Herr P. hatte sich in die Vorstellung verrannt, dass man, wenn man sterben will, sich nur einfach hinlegen und die Augen schließen muss. Bestimmt gibt es Menschen, bei denen es so oder ähnlich funktioniert, aber üblicherweise geschieht Sterben, so wie ich es schon unzählige Male hier im Hospiz miterlebt habe, doch etwas anders. Ein menschlicher Körper hält nämlich unglaublich viel aus, viel mehr, als man manchmal glauben könnte.
Jedenfalls wollte Herr P. plötzlich nichts mehr essen, verlangte nach immer höheren Dosen von Schmerz- und Schlafmitteln und wollte möglichst rasch „hinüberschlafen“. Bei diesem Vorgang wollte er von niemandem gestört werden. Uns Schwestern ertrug er vermutlich nur deshalb, weil es nicht anders ging. Wir alle, das sagte er manchmal, standen für den Tod, vor allem seinen Tod. Wir hatten in seiner Vorstellung nichts mit dem Leben da draußen zu tun. Trotzdem mochte er uns auf seine sehr spezielle Art, denn er wusste, dass er sich auf uns verlassen konnte, dass wir für ihn da waren, auch wenn er sich „schlecht“ benahm, wie er das nannte. Manchmal entschuldigte er sich auch und bat um unser Verständnis. Schließlich, so sagte er immer, liege er ja im Sterben und da könne man sich schon manchmal etwas seltsam benehmen. Wenn wir sein abgedunkeltes Zimmer betraten, lag er meist bewegungslos da und hatte über seine Augen ein Tuch gebreitet, damit er nichts mehr von dieser Welt sehen musste. So wollte er sterben. Zumindest sagte er das oft. Manchmal sprach er davon, wie ungerecht dieses Leben sei und wollte es dann doch wieder zurückhaben, dieses Leben.

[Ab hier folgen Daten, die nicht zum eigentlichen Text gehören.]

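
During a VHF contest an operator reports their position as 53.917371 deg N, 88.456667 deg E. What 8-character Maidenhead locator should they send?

Shift to the Maidenhead origin (180°W, 90°S): lon 268.45667, lat 143.91737.
Field: lon ⌊268.45667/20⌋ = 13 → N; lat ⌊143.91737/10⌋ = 14 → O.
Square: lon ⌊8.45667/2⌋ = 4; lat ⌊3.91737/1⌋ = 3.
Subsquare: lon ⌊0.45667/0.0833333⌋ = 5 → f; lat ⌊0.91737/0.0416667⌋ = 22 → w.
Extended square: lon ⌊0.04000/0.00833333⌋ = 4; lat ⌊0.00070/0.00416667⌋ = 0.

NO43fw40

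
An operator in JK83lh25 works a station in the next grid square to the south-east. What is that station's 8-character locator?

JK83lh34

Longitude extended square 2; +1 → 3.
Latitude extended square 5; −1 → 4.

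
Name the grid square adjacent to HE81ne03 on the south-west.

Longitude extended square 0; −1 → -1, wraps to 9, carry into subsquare.
Longitude subsquare n = 13; −1 → 12 = m.
Latitude extended square 3; −1 → 2.

HE81me92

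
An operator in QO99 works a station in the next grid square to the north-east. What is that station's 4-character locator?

Longitude square 9; +1 → 10, wraps to 0, carry into field.
Longitude field Q = 16; +1 → 17 = R.
Latitude square 9; +1 → 10, wraps to 0, carry into field.
Latitude field O = 14; +1 → 15 = P.

RP00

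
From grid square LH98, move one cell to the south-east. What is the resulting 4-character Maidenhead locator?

MH07

Longitude square 9; +1 → 10, wraps to 0, carry into field.
Longitude field L = 11; +1 → 12 = M.
Latitude square 8; −1 → 7.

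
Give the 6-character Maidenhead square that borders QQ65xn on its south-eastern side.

Longitude subsquare x = 23; +1 → 24, wraps to 0 = a, carry into square.
Longitude square 6; +1 → 7.
Latitude subsquare n = 13; −1 → 12 = m.

QQ75am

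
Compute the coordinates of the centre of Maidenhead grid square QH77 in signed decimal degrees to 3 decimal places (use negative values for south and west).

Field Q=16, H=7: +16·20° lon, +7·10° lat → SW at lon 140°, lat -20°.
Square 7, 7: +7·2° lon, +7·1° lat → SW at lon 154°, lat -13°.
Cell spans 2° lon × 1° lat. Centre is SW corner plus half of each.
latitude -12.500, longitude 155.000.

-12.500, 155.000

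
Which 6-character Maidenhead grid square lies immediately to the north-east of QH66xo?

Longitude subsquare x = 23; +1 → 24, wraps to 0 = a, carry into square.
Longitude square 6; +1 → 7.
Latitude subsquare o = 14; +1 → 15 = p.

QH76ap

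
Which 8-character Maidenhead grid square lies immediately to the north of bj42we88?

BJ42we89

Latitude extended square 8; +1 → 9.
The longitude characters are unchanged.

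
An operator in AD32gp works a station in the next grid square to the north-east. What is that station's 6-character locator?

AD32hq

Longitude subsquare g = 6; +1 → 7 = h.
Latitude subsquare p = 15; +1 → 16 = q.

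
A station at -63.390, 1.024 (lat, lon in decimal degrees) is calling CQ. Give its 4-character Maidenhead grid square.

Offset from 180°W / 90°S: lon 181.02°, lat 26.61°.
Field: lon ⌊181.02/20⌋ = 9 → J; lat ⌊26.61/10⌋ = 2 → C.
Square: lon ⌊1.02/2⌋ = 0; lat ⌊6.61/1⌋ = 6.

JC06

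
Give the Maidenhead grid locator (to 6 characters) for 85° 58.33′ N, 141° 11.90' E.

QR05ox

Add 180° to longitude and 90° to latitude: 321.1983, 175.9722.
Field: lon ⌊321.1983/20⌋ = 16 → Q; lat ⌊175.9722/10⌋ = 17 → R.
Square: lon ⌊1.1983/2⌋ = 0; lat ⌊5.9722/1⌋ = 5.
Subsquare: lon ⌊1.1983/0.0833333⌋ = 14 → o; lat ⌊0.9722/0.0416667⌋ = 23 → x.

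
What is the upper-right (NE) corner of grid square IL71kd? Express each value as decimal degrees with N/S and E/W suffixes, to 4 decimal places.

21.1667° N, 5.0833° W

Field I=8, L=11: +8·20° lon, +11·10° lat → SW at lon -20°, lat 20°.
Square 7, 1: +7·2° lon, +1·1° lat → SW at lon -6°, lat 21°.
Subsquare k=10, d=3: +10·0.0833333° lon, +3·0.0416667° lat → SW at lon -5.16667°, lat 21.125°.
Cell spans 0.0833333° lon × 0.0416667° lat. NE corner is SW corner plus one full cell.
latitude 21.1667° N, longitude 5.0833° W.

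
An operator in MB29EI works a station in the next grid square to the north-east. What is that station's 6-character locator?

MB29fj

Longitude subsquare e = 4; +1 → 5 = f.
Latitude subsquare i = 8; +1 → 9 = j.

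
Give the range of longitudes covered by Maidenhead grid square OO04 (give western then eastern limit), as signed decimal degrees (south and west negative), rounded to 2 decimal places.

Field O=14, O=14: +14·20° lon, +14·10° lat → SW at lon 100°, lat 50°.
Square 0, 4: +0·2° lon, +4·1° lat → SW at lon 100°, lat 54°.
Cell spans 2° lon × 1° lat.
west 100.00, east 102.00.

100.00, 102.00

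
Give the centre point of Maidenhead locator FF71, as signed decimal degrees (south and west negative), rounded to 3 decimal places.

-38.500, -65.000

Field F=5, F=5: +5·20° lon, +5·10° lat → SW at lon -80°, lat -40°.
Square 7, 1: +7·2° lon, +1·1° lat → SW at lon -66°, lat -39°.
Cell spans 2° lon × 1° lat. Centre is SW corner plus half of each.
latitude -38.500, longitude -65.000.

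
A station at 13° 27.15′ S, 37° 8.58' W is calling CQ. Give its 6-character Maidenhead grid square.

HH16kn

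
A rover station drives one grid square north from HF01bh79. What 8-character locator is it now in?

HF01bi70

Latitude extended square 9; +1 → 10, wraps to 0, carry into subsquare.
Latitude subsquare h = 7; +1 → 8 = i.
The longitude characters are unchanged.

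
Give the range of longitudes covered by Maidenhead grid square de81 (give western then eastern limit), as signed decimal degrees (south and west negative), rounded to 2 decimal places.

-104.00, -102.00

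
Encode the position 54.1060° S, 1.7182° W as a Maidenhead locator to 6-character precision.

ID95dv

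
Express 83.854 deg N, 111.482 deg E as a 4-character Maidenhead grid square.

OR53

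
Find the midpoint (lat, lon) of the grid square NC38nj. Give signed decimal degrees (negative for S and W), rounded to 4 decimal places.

-61.6042, 87.1250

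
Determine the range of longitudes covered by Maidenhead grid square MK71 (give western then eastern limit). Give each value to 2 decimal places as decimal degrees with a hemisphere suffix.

74.00° E, 76.00° E

Field M=12, K=10: +12·20° lon, +10·10° lat → SW at lon 60°, lat 10°.
Square 7, 1: +7·2° lon, +1·1° lat → SW at lon 74°, lat 11°.
Cell spans 2° lon × 1° lat.
west 74.00° E, east 76.00° E.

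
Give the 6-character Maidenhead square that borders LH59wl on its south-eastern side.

LH59xk

Longitude subsquare w = 22; +1 → 23 = x.
Latitude subsquare l = 11; −1 → 10 = k.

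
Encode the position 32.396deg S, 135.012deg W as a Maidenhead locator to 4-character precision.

Shift to the Maidenhead origin (180°W, 90°S): lon 44.99, lat 57.60.
Field: lon ⌊44.99/20⌋ = 2 → C; lat ⌊57.60/10⌋ = 5 → F.
Square: lon ⌊4.99/2⌋ = 2; lat ⌊7.60/1⌋ = 7.

CF27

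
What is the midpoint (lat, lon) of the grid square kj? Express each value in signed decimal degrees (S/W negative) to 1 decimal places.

5.0, 30.0

Field K=10, J=9: +10·20° lon, +9·10° lat → SW at lon 20°, lat 0°.
Cell spans 20° lon × 10° lat. Centre is SW corner plus half of each.
latitude 5.0, longitude 30.0.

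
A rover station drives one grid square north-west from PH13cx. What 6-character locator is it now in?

PH14ba

Longitude subsquare c = 2; −1 → 1 = b.
Latitude subsquare x = 23; +1 → 24, wraps to 0 = a, carry into square.
Latitude square 3; +1 → 4.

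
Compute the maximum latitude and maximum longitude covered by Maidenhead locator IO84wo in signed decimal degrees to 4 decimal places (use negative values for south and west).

54.6250, -2.0833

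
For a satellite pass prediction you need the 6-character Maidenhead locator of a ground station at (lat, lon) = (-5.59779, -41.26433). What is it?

Add 180° to longitude and 90° to latitude: 138.7357, 84.4022.
Field: 138.7357/20 → 6 → G, 84.4022/10 → 8 → I; chars GI.
Square: 18.7357/2 → 9, 4.4022/1 → 4; chars 94.
Subsquare: 0.7357/0.0833333 → 8 → i, 0.4022/0.0416667 → 9 → j; chars ij.

GI94ij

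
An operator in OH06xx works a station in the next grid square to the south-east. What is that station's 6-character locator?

OH16aw

Longitude subsquare x = 23; +1 → 24, wraps to 0 = a, carry into square.
Longitude square 0; +1 → 1.
Latitude subsquare x = 23; −1 → 22 = w.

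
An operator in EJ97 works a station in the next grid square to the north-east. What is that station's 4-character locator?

FJ08

Longitude square 9; +1 → 10, wraps to 0, carry into field.
Longitude field E = 4; +1 → 5 = F.
Latitude square 7; +1 → 8.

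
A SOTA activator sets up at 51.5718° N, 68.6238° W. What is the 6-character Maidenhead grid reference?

FO51qn

Shift to the Maidenhead origin (180°W, 90°S): lon 111.3762, lat 141.5718.
Field: 111.3762/20 → 5 → F, 141.5718/10 → 14 → O; chars FO.
Square: 11.3762/2 → 5, 1.5718/1 → 1; chars 51.
Subsquare: 1.3762/0.0833333 → 16 → q, 0.5718/0.0416667 → 13 → n; chars qn.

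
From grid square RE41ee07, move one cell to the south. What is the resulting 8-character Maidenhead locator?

RE41ee06

Latitude extended square 7; −1 → 6.
The longitude characters are unchanged.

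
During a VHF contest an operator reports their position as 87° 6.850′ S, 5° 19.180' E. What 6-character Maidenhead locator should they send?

JA22pv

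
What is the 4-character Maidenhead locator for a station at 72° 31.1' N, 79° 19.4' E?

Add 180° to longitude and 90° to latitude: 259.32, 162.52.
Field: lon ⌊259.32/20⌋ = 12 → M; lat ⌊162.52/10⌋ = 16 → Q.
Square: lon ⌊19.32/2⌋ = 9; lat ⌊2.52/1⌋ = 2.

MQ92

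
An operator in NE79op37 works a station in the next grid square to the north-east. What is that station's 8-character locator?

NE79op48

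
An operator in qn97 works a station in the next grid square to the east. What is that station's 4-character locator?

RN07

Longitude square 9; +1 → 10, wraps to 0, carry into field.
Longitude field Q = 16; +1 → 17 = R.
The latitude characters are unchanged.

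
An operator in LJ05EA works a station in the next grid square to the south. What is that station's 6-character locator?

Latitude subsquare a = 0; −1 → -1, wraps to 23 = x, carry into square.
Latitude square 5; −1 → 4.
The longitude characters are unchanged.

LJ04ex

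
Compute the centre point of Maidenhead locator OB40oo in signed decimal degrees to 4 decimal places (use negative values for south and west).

-79.3958, 109.2083

Field O=14, B=1: +14·20° lon, +1·10° lat → SW at lon 100°, lat -80°.
Square 4, 0: +4·2° lon, +0·1° lat → SW at lon 108°, lat -80°.
Subsquare o=14, o=14: +14·0.0833333° lon, +14·0.0416667° lat → SW at lon 109.167°, lat -79.4167°.
Cell spans 0.0833333° lon × 0.0416667° lat. Centre is SW corner plus half of each.
latitude -79.3958, longitude 109.2083.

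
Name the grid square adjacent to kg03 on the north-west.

Longitude square 0; −1 → -1, wraps to 9, carry into field.
Longitude field K = 10; −1 → 9 = J.
Latitude square 3; +1 → 4.

JG94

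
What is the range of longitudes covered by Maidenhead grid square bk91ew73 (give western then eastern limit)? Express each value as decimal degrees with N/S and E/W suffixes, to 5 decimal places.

141.60833° W, 141.60000° W

Field B=1, K=10: +1·20° lon, +10·10° lat → SW at lon -160°, lat 10°.
Square 9, 1: +9·2° lon, +1·1° lat → SW at lon -142°, lat 11°.
Subsquare e=4, w=22: +4·0.0833333° lon, +22·0.0416667° lat → SW at lon -141.667°, lat 11.9167°.
Extended square 7, 3: +7·0.00833333° lon, +3·0.00416667° lat → SW at lon -141.608°, lat 11.9292°.
Cell spans 0.00833333° lon × 0.00416667° lat.
west 141.60833° W, east 141.60000° W.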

Wir gingen im Team mit dieser für uns alle doch eher ungewöhnlichen und auch belastenden Situation so um, dass während jedes Tagdienstes nur noch eine Schwester zu ihm ins Zimmer ging, um sich um ihn zu kümmern. Herr P. konnte so manches Mal überaus fordernd sein und ließ häufig seinen Frust mit Worten an seiner Frau und auch an uns Pflegenden aus. Der Umgang mit ihm war meist nicht einfach. Es gab Tage, an denen wir gemeinsam lachten und auch solche, an denen er uns Schwestern mit seinem Verhalten an unsere Grenzen brachte.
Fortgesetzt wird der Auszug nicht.